The late Morris Shenker, whom Life magazine once called "Lawyer to the Mob," died at age 82 in 1989 owing the irs $55 million and bequeathing to his heirs a tangle of real estate deals in Nevada and California. During the 1960s Shenker, who represented the likes of Jimmy Hoffa, was buddies with JFK, and once owned the Dunes Hotel in Las Vegas, was a partner with Irvin J. Kahn in the sprawling Peñasquitos development, which was backed by loans from the mob-infested Teamsters' pension fund. The pair also owned a 451-unit apartment complex in Point Loma, called Loma Palisades, along with millions of dollars' worth of other land holdings around the country.
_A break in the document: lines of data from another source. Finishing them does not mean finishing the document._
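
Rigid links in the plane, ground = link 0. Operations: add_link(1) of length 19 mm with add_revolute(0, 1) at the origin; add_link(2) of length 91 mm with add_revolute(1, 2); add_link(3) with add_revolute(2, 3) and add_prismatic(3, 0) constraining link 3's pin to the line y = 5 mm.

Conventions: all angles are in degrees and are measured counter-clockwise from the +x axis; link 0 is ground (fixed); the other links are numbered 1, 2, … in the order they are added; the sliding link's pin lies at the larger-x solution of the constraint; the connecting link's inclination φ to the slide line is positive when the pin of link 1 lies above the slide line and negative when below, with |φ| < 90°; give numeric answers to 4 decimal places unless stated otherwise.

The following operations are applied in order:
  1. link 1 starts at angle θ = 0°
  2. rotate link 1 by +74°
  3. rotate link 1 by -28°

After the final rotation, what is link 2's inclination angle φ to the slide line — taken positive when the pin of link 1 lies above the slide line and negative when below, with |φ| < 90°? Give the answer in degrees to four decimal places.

geometry: r = 19 mm, L = 91 mm, e = 5 mm; θ starts at 0°
rotate link 1 by +74°: θ ← 0° +74° = 74°
rotate link 1 by -28°: θ ← 74° -28° = 46°
h = r sin θ − e = 13.667456 − 5 = 8.667456
sin φ = h / L = 8.667456 / 91 = 0.09524677
φ = arcsin(0.09524677) = 5.465523°

5.4655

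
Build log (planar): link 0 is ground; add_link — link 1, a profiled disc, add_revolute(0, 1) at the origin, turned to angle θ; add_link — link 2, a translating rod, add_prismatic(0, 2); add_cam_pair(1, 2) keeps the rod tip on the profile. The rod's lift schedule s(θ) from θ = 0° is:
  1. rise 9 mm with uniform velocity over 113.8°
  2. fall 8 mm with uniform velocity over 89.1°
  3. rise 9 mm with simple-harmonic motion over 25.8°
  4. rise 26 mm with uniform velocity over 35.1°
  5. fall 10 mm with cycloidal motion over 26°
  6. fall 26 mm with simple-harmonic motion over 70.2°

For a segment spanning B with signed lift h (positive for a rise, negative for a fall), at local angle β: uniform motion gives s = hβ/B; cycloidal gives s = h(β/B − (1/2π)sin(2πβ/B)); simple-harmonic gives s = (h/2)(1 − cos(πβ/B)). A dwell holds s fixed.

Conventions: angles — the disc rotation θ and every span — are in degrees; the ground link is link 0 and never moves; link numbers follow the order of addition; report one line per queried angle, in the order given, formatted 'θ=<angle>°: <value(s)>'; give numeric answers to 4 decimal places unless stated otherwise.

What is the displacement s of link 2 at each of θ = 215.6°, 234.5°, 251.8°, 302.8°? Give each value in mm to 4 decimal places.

seg 1 [0°–113.8°] uniform, h=9: full span → s += 9 → s = 9.0000
seg 2 [113.8°–202.9°] uniform, h=-8: full span → s += -8 → s = 1.0000
seg 3 [202.9°–228.7°] simple-harmonic, h=9: θ=215.6° here. β=12.7, B=25.8. 9/2·(1 − cos(π·0.4922)) = 4.3904 → s = 5.3904
seg 3 [202.9°–228.7°] simple-harmonic, h=9: full span → s += 9 → s = 10.0000
seg 4 [228.7°–263.8°] uniform, h=26: θ=234.5° here. β=5.8, B=35.1. 26·5.8/35.1 = 4.2963 → s = 14.2963
seg 4 [228.7°–263.8°] uniform, h=26: θ=251.8° here. β=23.1, B=35.1. 26·23.1/35.1 = 17.1111 → s = 27.1111
seg 4 [228.7°–263.8°] uniform, h=26: full span → s += 26 → s = 36.0000
seg 5 [263.8°–289.8°] cycloidal, h=-10: full span → s += -10 → s = 26.0000
seg 6 [289.8°–360°] simple-harmonic, h=-26: θ=302.8° here. β=13, B=70.2. -26/2·(1 − cos(π·0.1852)) = -2.1387 → s = 23.8613

θ=215.6°: 5.3904
θ=234.5°: 14.2963
θ=251.8°: 27.1111
θ=302.8°: 23.8613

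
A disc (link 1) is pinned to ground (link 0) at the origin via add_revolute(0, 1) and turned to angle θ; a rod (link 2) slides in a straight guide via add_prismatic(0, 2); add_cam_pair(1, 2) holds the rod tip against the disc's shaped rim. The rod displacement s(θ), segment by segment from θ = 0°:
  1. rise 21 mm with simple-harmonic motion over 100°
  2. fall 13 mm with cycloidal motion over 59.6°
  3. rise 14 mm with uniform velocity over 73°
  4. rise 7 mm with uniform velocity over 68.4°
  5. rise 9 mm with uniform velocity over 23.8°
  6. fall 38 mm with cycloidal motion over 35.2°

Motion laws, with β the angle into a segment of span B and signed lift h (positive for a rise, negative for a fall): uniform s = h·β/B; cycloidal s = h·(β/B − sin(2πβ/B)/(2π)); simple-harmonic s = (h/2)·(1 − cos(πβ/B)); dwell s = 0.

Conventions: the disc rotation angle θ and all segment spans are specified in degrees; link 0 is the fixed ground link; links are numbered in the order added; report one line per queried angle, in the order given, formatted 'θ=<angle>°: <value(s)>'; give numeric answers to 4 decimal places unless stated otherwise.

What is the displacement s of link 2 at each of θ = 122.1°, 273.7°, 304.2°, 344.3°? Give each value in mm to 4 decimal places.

segment 1 (0° to 100°, simple-harmonic, h = 21) is passed completely: s = 0.0000 + (21) = 21.0000
θ = 122.1° falls in segment 2 (100° to 159.6°, cycloidal, h = -13): β = 122.1 − 100 = 22.1°, B = 59.6°; Δs = -13·(0.3708 − sin(2π·0.3708)/(2π)) = -3.3194; s = 21.0000 − 3.3194 = 17.6806
segment 2 (100° to 159.6°, cycloidal, h = -13) is passed completely: s = 21.0000 + (-13) = 8.0000
segment 3 (159.6° to 232.6°, uniform, h = 14) is passed completely: s = 8.0000 + (14) = 22.0000
θ = 273.7° falls in segment 4 (232.6° to 301°, uniform, h = 7): β = 273.7 − 232.6 = 41.1°, B = 68.4°; Δs = 7·41.1/68.4 = 4.2061; s = 22.0000 + 4.2061 = 26.2061
segment 4 (232.6° to 301°, uniform, h = 7) is passed completely: s = 22.0000 + (7) = 29.0000
θ = 304.2° falls in segment 5 (301° to 324.8°, uniform, h = 9): β = 304.2 − 301 = 3.2°, B = 23.8°; Δs = 9·3.2/23.8 = 1.2101; s = 29.0000 + 1.2101 = 30.2101
segment 5 (301° to 324.8°, uniform, h = 9) is passed completely: s = 29.0000 + (9) = 38.0000
θ = 344.3° falls in segment 6 (324.8° to 360°, cycloidal, h = -38): β = 344.3 − 324.8 = 19.5°, B = 35.2°; Δs = -38·(0.5540 − sin(2π·0.5540)/(2π)) = -23.0632; s = 38.0000 − 23.0632 = 14.9368

θ=122.1°: 17.6806
θ=273.7°: 26.2061
θ=304.2°: 30.2101
θ=344.3°: 14.9368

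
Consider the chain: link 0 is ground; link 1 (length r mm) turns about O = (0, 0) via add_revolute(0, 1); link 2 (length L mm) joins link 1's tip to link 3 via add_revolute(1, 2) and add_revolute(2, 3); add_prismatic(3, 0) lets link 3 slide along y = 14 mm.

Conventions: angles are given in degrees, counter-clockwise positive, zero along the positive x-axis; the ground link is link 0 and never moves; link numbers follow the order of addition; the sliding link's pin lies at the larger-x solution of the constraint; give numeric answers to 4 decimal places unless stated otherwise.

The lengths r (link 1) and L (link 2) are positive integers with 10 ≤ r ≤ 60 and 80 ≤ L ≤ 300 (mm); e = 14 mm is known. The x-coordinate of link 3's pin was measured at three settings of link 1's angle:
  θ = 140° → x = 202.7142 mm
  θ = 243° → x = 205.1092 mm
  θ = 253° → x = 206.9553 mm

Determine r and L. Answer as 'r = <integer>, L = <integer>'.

constraint per measurement: (x − r cos θ)² + (r sin θ − e)² = L²
subtracting the θ₁ and θ₂ equations cancels the r² and L² terms:
r = (x₁² − x₂²) / (2[(x₁cos θ₁ + e sin θ₁) − (x₂cos θ₂ + e sin θ₂)]) = 12.0000 → r = 12
L² = (x₁ − r cos θ₁)² + (r sin θ₁ − e)² = 44943.9843 → L = 212.0000 → L = 212
check at θ₃=253°: x = 206.9553 (printed 206.9553) ✓

r = 12, L = 212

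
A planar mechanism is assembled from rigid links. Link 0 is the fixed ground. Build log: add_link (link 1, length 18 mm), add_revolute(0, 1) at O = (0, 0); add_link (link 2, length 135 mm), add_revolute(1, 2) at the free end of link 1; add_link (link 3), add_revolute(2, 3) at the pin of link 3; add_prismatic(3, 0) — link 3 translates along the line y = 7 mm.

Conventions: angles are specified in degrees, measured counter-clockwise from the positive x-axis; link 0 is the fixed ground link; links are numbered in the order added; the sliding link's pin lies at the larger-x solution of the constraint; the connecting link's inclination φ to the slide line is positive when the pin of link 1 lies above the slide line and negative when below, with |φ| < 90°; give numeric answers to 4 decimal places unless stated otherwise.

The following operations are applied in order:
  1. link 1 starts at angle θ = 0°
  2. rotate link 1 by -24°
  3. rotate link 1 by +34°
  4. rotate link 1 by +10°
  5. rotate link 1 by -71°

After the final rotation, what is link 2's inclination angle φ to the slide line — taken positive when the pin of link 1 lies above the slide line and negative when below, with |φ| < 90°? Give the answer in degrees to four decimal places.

geometry: r = 18 mm, L = 135 mm, e = 7 mm; θ starts at 0°
rotate link 1 by -24°: θ ← 0° -24° = -24°
rotate link 1 by +34°: θ ← -24° +34° = 10°
rotate link 1 by +10°: θ ← 10° +10° = 20°
rotate link 1 by -71°: θ ← 20° -71° = -51°
h = r sin θ − e = -13.988627 − 7 = -20.988627
sin φ = h / L = -20.988627 / 135 = -0.15547131
φ = arcsin(-0.15547131) = -8.944132°

-8.9441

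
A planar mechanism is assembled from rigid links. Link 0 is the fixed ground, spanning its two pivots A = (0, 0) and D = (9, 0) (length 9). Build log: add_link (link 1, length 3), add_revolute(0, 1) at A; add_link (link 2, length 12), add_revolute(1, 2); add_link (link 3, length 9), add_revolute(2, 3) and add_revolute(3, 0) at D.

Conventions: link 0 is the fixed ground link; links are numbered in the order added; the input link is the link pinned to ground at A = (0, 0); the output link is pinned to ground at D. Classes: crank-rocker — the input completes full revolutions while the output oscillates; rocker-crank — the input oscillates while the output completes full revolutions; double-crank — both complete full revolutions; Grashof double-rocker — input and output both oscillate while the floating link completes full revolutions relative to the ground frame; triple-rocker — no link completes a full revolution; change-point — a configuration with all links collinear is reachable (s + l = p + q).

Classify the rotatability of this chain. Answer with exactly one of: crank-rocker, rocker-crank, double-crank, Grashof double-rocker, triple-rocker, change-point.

lengths: ground=9, input=3, coupler=12, output=9
sorted: s=3 (shortest), l=12 (longest), p+q=18
s + l = 15 vs p + q = 18
s + l < p + q (Grashof) with shortest = input link → crank-rocker

crank-rocker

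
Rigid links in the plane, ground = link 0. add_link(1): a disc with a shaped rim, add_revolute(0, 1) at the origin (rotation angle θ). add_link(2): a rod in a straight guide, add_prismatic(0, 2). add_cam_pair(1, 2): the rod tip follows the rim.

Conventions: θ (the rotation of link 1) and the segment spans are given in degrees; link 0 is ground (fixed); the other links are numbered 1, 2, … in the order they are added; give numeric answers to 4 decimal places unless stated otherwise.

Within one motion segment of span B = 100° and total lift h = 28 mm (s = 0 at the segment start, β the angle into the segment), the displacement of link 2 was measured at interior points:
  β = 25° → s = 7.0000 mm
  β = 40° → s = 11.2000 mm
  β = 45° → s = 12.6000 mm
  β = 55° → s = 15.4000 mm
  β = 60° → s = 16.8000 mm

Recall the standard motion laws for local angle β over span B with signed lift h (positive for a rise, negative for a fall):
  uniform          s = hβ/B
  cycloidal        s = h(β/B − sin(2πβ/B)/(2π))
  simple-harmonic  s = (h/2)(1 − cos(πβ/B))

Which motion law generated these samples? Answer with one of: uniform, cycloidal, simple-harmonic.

candidates at β/B = r: uniform s = h·r (linear in β); cycloidal s = h·(r − sin(2πr)/(2π)); simple-harmonic s = (h/2)(1 − cos(πr))
β=25°: printed 7.0000 | uniform 7.0000, cycloidal 2.5437, simple-harmonic 4.1005
β=40°: printed 11.2000 | uniform 11.2000, cycloidal 8.5806, simple-harmonic 9.6738
β=45°: printed 12.6000 | uniform 12.6000, cycloidal 11.2229, simple-harmonic 11.8099
β=55°: printed 15.4000 | uniform 15.4000, cycloidal 16.7771, simple-harmonic 16.1901
β=60°: printed 16.8000 | uniform 16.8000, cycloidal 19.4194, simple-harmonic 18.3262
only one law matches every sample → uniform

uniform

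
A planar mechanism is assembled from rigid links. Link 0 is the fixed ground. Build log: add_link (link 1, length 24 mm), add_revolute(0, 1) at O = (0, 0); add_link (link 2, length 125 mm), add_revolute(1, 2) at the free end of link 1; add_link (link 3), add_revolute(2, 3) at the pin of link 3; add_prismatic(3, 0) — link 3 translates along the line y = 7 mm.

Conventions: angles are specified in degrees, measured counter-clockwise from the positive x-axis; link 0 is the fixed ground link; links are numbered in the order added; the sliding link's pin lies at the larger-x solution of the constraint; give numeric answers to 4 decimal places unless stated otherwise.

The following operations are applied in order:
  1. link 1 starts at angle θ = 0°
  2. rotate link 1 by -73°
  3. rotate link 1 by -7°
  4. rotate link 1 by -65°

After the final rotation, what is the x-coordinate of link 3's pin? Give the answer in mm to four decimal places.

geometry: r = 24 mm, L = 125 mm, e = 7 mm; θ starts at 0°
rotate link 1 by -73°: θ ← 0° -73° = -73°
rotate link 1 by -7°: θ ← -73° -7° = -80°
rotate link 1 by -65°: θ ← -80° -65° = -145°
crank pin P = (r cos θ, r sin θ) = (-19.659649, -13.765834)
h = r sin θ − e = -13.765834 − 7 = -20.765834
x = r cos θ + √(L² − h²) = -19.659649 + 123.263053 = 103.603403

103.6034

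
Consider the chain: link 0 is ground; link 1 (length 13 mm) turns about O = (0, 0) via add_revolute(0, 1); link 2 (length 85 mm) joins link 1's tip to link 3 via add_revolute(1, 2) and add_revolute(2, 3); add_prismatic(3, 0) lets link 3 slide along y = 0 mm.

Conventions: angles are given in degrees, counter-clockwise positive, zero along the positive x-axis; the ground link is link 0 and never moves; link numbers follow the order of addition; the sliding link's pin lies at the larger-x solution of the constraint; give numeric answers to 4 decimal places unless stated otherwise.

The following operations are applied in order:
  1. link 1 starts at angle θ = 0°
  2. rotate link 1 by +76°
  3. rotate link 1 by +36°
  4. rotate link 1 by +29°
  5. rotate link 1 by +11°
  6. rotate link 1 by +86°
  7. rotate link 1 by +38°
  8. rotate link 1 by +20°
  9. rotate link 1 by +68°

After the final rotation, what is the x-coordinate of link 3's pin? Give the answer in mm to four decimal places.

geometry: r = 13 mm, L = 85 mm, e = 0 mm; θ starts at 0°
rotate link 1 by +76°: θ ← 0° +76° = 76°
rotate link 1 by +36°: θ ← 76° +36° = 112°
rotate link 1 by +29°: θ ← 112° +29° = 141°
rotate link 1 by +11°: θ ← 141° +11° = 152°
rotate link 1 by +86°: θ ← 152° +86° = 238°
rotate link 1 by +38°: θ ← 238° +38° = 276°
rotate link 1 by +20°: θ ← 276° +20° = 296°
rotate link 1 by +68°: θ ← 296° +68° = 364°
crank pin P = (r cos θ, r sin θ) = (12.968333, 0.906834)
h = r sin θ − e = 0.906834 − 0 = 0.906834
x = r cos θ + √(L² − h²) = 12.968333 + 84.995163 = 97.963495

97.9635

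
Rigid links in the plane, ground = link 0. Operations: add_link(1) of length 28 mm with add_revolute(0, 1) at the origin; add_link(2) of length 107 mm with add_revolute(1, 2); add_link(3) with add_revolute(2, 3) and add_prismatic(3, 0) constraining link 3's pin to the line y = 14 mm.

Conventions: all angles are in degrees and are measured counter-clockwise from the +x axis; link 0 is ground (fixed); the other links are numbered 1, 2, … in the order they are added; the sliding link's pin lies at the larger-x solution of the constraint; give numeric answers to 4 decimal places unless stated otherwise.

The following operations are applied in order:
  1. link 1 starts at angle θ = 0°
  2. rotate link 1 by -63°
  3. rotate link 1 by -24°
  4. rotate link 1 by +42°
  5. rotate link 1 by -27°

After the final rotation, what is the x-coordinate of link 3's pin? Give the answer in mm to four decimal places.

geometry: r = 28 mm, L = 107 mm, e = 14 mm; θ starts at 0°
rotate link 1 by -63°: θ ← 0° -63° = -63°
rotate link 1 by -24°: θ ← -63° -24° = -87°
rotate link 1 by +42°: θ ← -87° +42° = -45°
rotate link 1 by -27°: θ ← -45° -27° = -72°
crank pin P = (r cos θ, r sin θ) = (8.652476, -26.629582)
h = r sin θ − e = -26.629582 − 14 = -40.629582
x = r cos θ + √(L² − h²) = 8.652476 + 98.986045 = 107.638520

107.6385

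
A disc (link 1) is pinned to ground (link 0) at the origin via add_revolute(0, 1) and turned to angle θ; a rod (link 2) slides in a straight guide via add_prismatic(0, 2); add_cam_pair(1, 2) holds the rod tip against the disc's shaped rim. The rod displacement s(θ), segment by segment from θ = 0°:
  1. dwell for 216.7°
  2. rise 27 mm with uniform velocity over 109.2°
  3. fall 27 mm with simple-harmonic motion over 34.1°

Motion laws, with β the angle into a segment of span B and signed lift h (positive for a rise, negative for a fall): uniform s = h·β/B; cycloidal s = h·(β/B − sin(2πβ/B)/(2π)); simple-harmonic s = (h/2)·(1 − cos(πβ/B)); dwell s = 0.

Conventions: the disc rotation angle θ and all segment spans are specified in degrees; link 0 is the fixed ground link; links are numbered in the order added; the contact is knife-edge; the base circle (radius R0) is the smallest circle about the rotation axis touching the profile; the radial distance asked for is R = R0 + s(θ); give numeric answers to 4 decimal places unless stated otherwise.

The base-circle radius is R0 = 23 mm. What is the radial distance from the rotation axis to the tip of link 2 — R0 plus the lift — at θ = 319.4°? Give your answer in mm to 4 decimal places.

segment 1 (0° to 216.7°, dwell): s unchanged at 0.0000
θ = 319.4° falls in segment 2 (216.7° to 325.9°, uniform, h = 27): β = 319.4 − 216.7 = 102.7°, B = 109.2°; Δs = 27·102.7/109.2 = 25.3929; s = 0.0000 + 25.3929 = 25.3929
R = R0 + s = 23 + 25.3929 = 48.3929

48.3929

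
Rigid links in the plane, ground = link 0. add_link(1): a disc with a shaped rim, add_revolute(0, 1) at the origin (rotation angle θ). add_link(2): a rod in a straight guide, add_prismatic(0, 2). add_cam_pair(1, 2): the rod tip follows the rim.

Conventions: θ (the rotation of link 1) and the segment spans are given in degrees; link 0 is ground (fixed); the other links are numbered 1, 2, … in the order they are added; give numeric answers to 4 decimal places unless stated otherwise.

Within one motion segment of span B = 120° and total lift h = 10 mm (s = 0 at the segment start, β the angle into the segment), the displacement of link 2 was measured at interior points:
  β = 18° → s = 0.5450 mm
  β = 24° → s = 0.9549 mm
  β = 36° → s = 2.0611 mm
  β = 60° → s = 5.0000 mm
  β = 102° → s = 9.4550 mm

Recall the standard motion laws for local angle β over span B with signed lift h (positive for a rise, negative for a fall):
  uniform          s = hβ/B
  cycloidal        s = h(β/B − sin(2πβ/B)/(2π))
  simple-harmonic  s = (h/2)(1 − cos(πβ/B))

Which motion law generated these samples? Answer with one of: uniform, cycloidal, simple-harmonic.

candidates at β/B = r: uniform s = h·r (linear in β); cycloidal s = h·(r − sin(2πr)/(2π)); simple-harmonic s = (h/2)(1 − cos(πr))
β=18°: printed 0.5450 | uniform 1.5000, cycloidal 0.2124, simple-harmonic 0.5450
β=24°: printed 0.9549 | uniform 2.0000, cycloidal 0.4863, simple-harmonic 0.9549
β=36°: printed 2.0611 | uniform 3.0000, cycloidal 1.4863, simple-harmonic 2.0611
β=60°: printed 5.0000 | uniform 5.0000, cycloidal 5.0000, simple-harmonic 5.0000
β=102°: printed 9.4550 | uniform 8.5000, cycloidal 9.7876, simple-harmonic 9.4550
only one law matches every sample → simple-harmonic

simple-harmonic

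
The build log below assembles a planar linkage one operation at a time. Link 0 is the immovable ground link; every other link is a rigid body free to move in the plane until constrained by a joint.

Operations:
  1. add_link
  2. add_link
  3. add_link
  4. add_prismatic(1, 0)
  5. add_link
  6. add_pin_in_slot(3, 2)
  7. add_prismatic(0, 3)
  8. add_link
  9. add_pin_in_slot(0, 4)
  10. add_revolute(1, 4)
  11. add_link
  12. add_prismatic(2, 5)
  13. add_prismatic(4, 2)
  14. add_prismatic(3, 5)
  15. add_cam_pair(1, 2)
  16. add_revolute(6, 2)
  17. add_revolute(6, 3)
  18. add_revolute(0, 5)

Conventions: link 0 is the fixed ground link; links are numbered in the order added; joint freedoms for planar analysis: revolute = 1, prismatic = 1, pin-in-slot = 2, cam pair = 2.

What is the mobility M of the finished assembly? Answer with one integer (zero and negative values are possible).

(L,J1,J2)=(1,0,0); link0 fixed
link1: (2,0,0)
link2: (3,0,0)
link3: (4,0,0)
P 1-0 [J1]: (4,1,0)
link4: (5,1,0)
PS 3-2 [J2]: (5,1,1)
P 0-3 [J1]: (5,2,1)
link5: (6,2,1)
PS 0-4 [J2]: (6,2,2)
R 1-4 [J1]: (6,3,2)
link6: (7,3,2)
P 2-5 [J1]: (7,4,2)
P 4-2 [J1]: (7,5,2)
P 3-5 [J1]: (7,6,2)
C 1-2 [J2]: (7,6,3)
R 6-2 [J1]: (7,7,3)
R 6-3 [J1]: (7,8,3)
R 0-5 [J1]: (7,9,3)
Grübler: 3·6 − 2·9 − 3 = -3

M = -3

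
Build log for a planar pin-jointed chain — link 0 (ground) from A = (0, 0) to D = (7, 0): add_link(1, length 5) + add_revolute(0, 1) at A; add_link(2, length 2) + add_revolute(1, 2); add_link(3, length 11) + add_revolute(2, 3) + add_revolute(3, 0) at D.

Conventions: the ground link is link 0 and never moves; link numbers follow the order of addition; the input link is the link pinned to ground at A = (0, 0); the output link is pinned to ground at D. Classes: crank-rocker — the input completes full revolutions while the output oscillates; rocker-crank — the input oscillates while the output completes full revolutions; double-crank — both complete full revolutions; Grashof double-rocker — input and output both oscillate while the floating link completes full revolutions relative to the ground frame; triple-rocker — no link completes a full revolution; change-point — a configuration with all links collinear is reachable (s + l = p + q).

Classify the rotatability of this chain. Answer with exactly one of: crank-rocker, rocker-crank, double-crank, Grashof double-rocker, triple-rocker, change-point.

lengths: ground=7, input=5, coupler=2, output=11
sorted: s=2 (shortest), l=11 (longest), p+q=12
s + l = 13 vs p + q = 12
s + l > p + q → non-Grashof → no link fully rotates → triple-rocker

triple-rocker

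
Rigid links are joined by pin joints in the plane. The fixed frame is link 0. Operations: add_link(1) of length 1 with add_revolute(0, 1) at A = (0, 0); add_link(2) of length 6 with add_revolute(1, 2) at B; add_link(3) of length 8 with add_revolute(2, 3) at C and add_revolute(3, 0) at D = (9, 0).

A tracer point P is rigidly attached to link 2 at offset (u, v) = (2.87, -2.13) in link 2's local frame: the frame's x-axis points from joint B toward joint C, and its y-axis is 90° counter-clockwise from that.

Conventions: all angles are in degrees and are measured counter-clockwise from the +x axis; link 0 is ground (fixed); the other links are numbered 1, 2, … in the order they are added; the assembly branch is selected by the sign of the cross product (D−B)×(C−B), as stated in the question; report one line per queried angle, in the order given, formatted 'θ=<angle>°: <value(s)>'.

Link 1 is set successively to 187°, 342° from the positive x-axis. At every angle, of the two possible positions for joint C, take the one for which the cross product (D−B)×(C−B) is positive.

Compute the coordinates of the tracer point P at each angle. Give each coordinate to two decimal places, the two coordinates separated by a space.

A=(0,0), D=(9.00,0)
θ=187°: B = A + 1.00·(cos187°, sin187°) = (-0.9925, -0.1219)
θ=187°: |BD| = 9.9933
θ=187°: circle(B,6.00) ∩ circle(D,8.00): a=3.5957, h=4.8032
θ=187°:   candidates: C₊=(2.5443,4.7248) cross=48.000; C₋=(2.6615,-4.8809) cross=-48.000
θ=187°:   branch + wants cross > 0 → take C=(2.5443,4.7248) (cross=48.000)
θ=187°: ex = (C−B)/|BC| = (0.5895,0.8078); ey = (-0.8078,0.5895)
θ=187°: P = B + 2.87·ex + -2.13·ey = (2.4198,0.9409)
θ=342°: B = A + 1.00·(cos342°, sin342°) = (0.9511, -0.3090)
θ=342°: |BD| = 8.0549
θ=342°: circle(B,6.00) ∩ circle(D,8.00): a=2.2894, h=5.5461
θ=342°:   candidates: C₊=(3.0260,5.3208) cross=44.673; C₋=(3.4515,-5.7632) cross=-44.673
θ=342°:   branch + wants cross > 0 → take C=(3.0260,5.3208) (cross=44.673)
θ=342°: ex = (C−B)/|BC| = (0.3458,0.9383); ey = (-0.9383,0.3458)
θ=342°: P = B + 2.87·ex + -2.13·ey = (3.9421,1.6473)

θ=187°: 2.42 0.94
θ=342°: 3.94 1.65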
Shenker died bankrupt, but he didn't die penniless. After years of wrangling, his daughter Patty, who lives in Malibu, reportedly established control of what remained of the empire. Last week the St. Louis Post-Dispatch reported her latest coup, the sale for $8 million of 750 acres on the south shore of the Lake of the Ozarks to developers Dale Perkinson and Thomas Biggs. "Morris bought the land in 1979, and it was Patty's Loma Palisades Inc. of San Diego that sold it," the paper quoted a real estate broker as saying.

Zap, you're dead

A San Diego researcher has been granted the first patent for an honest-to-goodness phaser, a weapon that fires electric current down the path of a laser beam, says the British magazine New Scientist. Inventor Hans Eric Herr devised the ray gun, which is powerful enough to stun or even cause a heart attack in its victims ... The trial of David Craig Pettit, the ex-San Diegan accused of shaking his three-month-old daughter to death, began last week in Moscow, Idaho, with his wife testifying he had called the child "a parasite" ... Forget trying to get a reservation at Yosemite. Everything is first-come, first-served until a replacement can be found for Destinet, that San Diego reservations agency fired by the Park Service for allegedly failing to turn over fees to the government.